Мармеладов остановился, хотел было улыбнуться, но вдруг подбородок его запрыгал. Он, впрочем, удержался. Этот кабак, развращенный вид, пять ночей на сенных барках и штоф, а вместе с тем эта болезненная любовь к жене и семье сбивали его слушателя с толку. Раскольников слушал напряженно, но с ощущением болезненным. Он досадовал, что зашел сюда. – Милостивый государь, милостивый государь! – воскликнул Мармеладов, оправившись, – о государь мой, вам, может быть, все это в смех, как и прочим, и только беспокою я вас глупостию всех этим мизерных подробностей домашней жизни моей, ну а мне не в смех! Ибо я все это могу чувствовать. И в продолжение всего того райского дня моей жизни и всего того вечера я и сам в мечтаниях летучих препровождал: и то есть как я это все устрою и ребятишек одену, и ей спокой дам, и дочь мою единородную от бесчестья в лоно семьи возвращу... И многое, многое... Позволительно, сударь. Ну‑ с, государь ты мой (Мармеладов вдруг как будто вздрогнул, поднял голову и в упор посмотрел на своего слушателя), ну‑ с, а на другой же день, после всех сих мечтаний (то есть это будет ровно пять суток назад тому), к вечеру, я хитрым обманом, как тать в нощи, похитил у Катерины Ивановны от сундука ее ключ, вынул что осталось из принесенного жалованья, сколько всего уж не помню, и вот‑ с, глядите на меня, все! Пятый день из дома, и там меня ищут, и службе конец, и вицмундир в распивочной у Египетского моста лежит, взамен чего и получил сие одеяние... и всему конец!

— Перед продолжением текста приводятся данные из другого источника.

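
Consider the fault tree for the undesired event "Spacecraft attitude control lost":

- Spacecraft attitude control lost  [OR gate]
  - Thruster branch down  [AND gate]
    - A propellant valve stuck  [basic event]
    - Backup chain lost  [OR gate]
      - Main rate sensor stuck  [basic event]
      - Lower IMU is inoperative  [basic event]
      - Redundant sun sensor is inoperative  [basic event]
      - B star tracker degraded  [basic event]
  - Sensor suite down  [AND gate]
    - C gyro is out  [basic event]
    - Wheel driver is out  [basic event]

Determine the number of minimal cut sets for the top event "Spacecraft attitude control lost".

5

Backup chain lost [OR]: union of children's cut sets → 4 cut set(s).
Thruster branch down [AND]: one cut set from each child combined → 1 × 4 = 4 cut set(s).
Sensor suite down [AND]: one cut set from each child combined → 1 × 1 = 1 cut set(s).
Spacecraft attitude control lost [OR]: union of children's cut sets → 5 cut set(s).
Minimal cut sets: {A propellant valve stuck, Main rate sensor stuck}; {A propellant valve stuck, Lower IMU is inoperative}; {A propellant valve stuck, Redundant sun sensor is inoperative}; {A propellant valve stuck, B star tracker degraded}; {C gyro is out, Wheel driver is out}.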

Мармеладов стукнул себя кулаком по лбу, стиснул зубы, закрыл глаза и крепко оперся локтем на стол. Но через минуту лицо его вдруг изменилось, и с каким‑ то напускным лукавством и выделанным нахальством взглянул на Раскольникова, засмеялся и проговорил: – А сегодня у Сони был, на похмелье ходил просить! Хе‑ хе‑ хе! – Неужели дала? – крикнул кто‑ то со стороны из вошедших, крикнул и захохотал во всю глотку. – Вот этот самый полуштоф‑ с на ее деньги и куплен, – произнес Мармеладов, исключительно обращаясь к Раскольникову. – Тридцать копеек вынесла, своими руками, последние, все что было, сам видел... Ничего не сказала, только молча на меня посмотрела... Так не на земле, а там... о людях тоскуют, плачут, а не укоряют, не укоряют! А это больней‑ с, больней‑ с, когда не укоряют!.. Тридцать копеек, да‑ с. А ведь и ей теперь они нужны, а? Как вы думаете, сударь мой дорогой? Ведь она теперь чистоту наблюдать должна. Денег стоит сия чистота, особая‑ то, понимаете? Понимаете ли, сударь, что значит сия чистота? Ну‑ с, а я вот, кровный‑ то отец, тридцатьто эти копеек и стащил себе на похмелье! И пью‑ с! И уж пропил‑ с!.. Ну, кто же такого, как я, пожалеет? ась? Жаль вам теперь меня, сударь, аль нет? Говорите, сударь, жаль али нет? Хе‑ хе‑ хе‑ хе!

 

В общем, договоримся сразу. Алкоголик в нашем примере – это не больной, а человек, играющий определенную роль. То, что при этом он попадает в физиологическую зависимость от спиртного, не так уж и важно. Он не для того пьет, чтобы нарушить свой обмен веществ, и даже не для того, чтобы ощутить приятную легкость во всем организме. В этой игре есть, как минимум, пять ролей:

1. Сам Алкоголик – главное действующее лицо, Примадонна.

2. Преследователь. Это тот, кто мешает алкоголику пить, постоянно упрекая его. В большинстве случаев эту роль играет жена Алкоголика. Она его постоянно пилит, устраивает скандалы, отбирает спиртное, что не мешает Алкоголику напиваться вновь и вновь.

3. Спаситель. Как правило, это – Добрый доктор Айболит, который излечивает Алкоголика. Правда, на следующий день после окончания успешного курса лечение Алкоголик зачастую отмечает это дело и впадает в новый запой.

4. Простак. Это – союзник Алкоголика, по доброте душевной он дает ему выпить, когда жена отбирает все деньги и бутылки. А действительно, почему бы не дать, если человеку хочется? Иногда это – другой Алкоголик, помогающий нашему главному герою двигаться с бутылкой дальше по жизни.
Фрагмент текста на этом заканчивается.